LONDON, (Reuters) – WikiLeaks founder Julian Assange, who has angered U.S. authorities by publishing secret diplomatic cables, was remanded in custody by a British court yesterday over allegations of sex crimes in Sweden.
Assange, a 39-year-old Australian, had earlier handed himself in to British police after Sweden had issued a European Arrest Warrant for him. Assange, who denies the allegations, will remain behind bars until a fresh hearing on Dec. 14.
He has spent some time in Sweden and was accused this year of sexual misconduct by two female Swedish WikiLeaks volunteers. A Swedish prosecutor wants to question him about the accusation.
WikiLeaks, which has provoked fury in Washington with its publications, vowed it would continue making public details of the 250,000 secret U.S. documents it had obtained.
U.S. Defense Secretary Robert Gates welcomed news of the arrest. “I hadn’t heard that but it sounds like good news to me,” Gates told reporters during a trip to Afghanistan.
At a court hearing in London, Senior District Judge Howard Riddle said: “There are substantial grounds to believe he could abscond if granted bail”.
He said the allegations were serious, and that Assange had comparatively weak community ties in Britain.
His British lawyer Mark Stephens told reporters a renewed bail application would be made, and that his client was “fine”.
“We are entitled to appeal to a higher court, to the High Court, and we are also entitled to go again in the magistrates court at another date,” he told reporters.
He said many people believed the prosecution was politically motivated, and that he would be “released and vindicated”.
But a Swedish prosecutor was cited in newspaper Aftonbladet as saying the case was not a personal matter and was not connected with his WikiLeaks work.
Assange, dressed in a navy suit and wearing an open-neck white shirt, initially gave his address in court as a PO Box in Australia.

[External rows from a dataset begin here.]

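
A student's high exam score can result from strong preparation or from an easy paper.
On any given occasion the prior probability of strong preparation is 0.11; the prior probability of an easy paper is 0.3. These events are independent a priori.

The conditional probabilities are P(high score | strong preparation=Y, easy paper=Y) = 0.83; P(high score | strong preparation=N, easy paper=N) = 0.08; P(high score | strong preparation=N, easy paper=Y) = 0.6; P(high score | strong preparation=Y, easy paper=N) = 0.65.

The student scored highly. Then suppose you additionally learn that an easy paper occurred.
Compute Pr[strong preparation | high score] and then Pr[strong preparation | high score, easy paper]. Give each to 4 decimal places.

By total probability over the 4 (strong preparation, easy paper) configurations:
  P(high score) = 0.08×0.89×0.7 + 0.6×0.89×0.3 + 0.65×0.11×0.7 + 0.83×0.11×0.3
        = 0.049840 + 0.160200 + 0.050050 + 0.027390 = 0.287480
The terms with strong preparation present sum to 0.077440, so
  P(strong preparation | high score) = 0.077440 / 0.287480 ≈ 0.2694

With the extra evidence:
For the numerator, keep only strong preparation=true terms: 0.83*0.11 = 0.091300
The normalizing constant is 0.6*0.89 + 0.83*0.11 = 0.625300
Posterior = 0.091300 / 0.625300 ≈ 0.1460
Conditioning on easy paper lowers the posterior on strong preparation: the classic explaining-away effect in a common-effect structure.

Pr[strong preparation | high score] ≈ 0.2694; Pr[strong preparation | high score, easy paper] ≈ 0.1460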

Pressed for a more precise address, he gave a street in Victoria, Australia. Australian journalist John Pilger, British film director Ken Loach and Jemima Khan, former wife of Pakistani cricketer and politician Imran Khan, all offered to put up sureties to persuade the court Assange would not abscond.
Pilger, who offered 20,000 pounds ($31,600), told the court: “These charges against him in Sweden are absurd and were judged absurd by a senior Swedish prosecutor.
“It would be a travesty for Mr Assange to go within that kind of Swedish system.”
Vaughan Smith, founder of the Frontline journalists’ club in London, said Assange had worked out of the club for the past several months. Smith said he had offered him use of the club address for his bail request.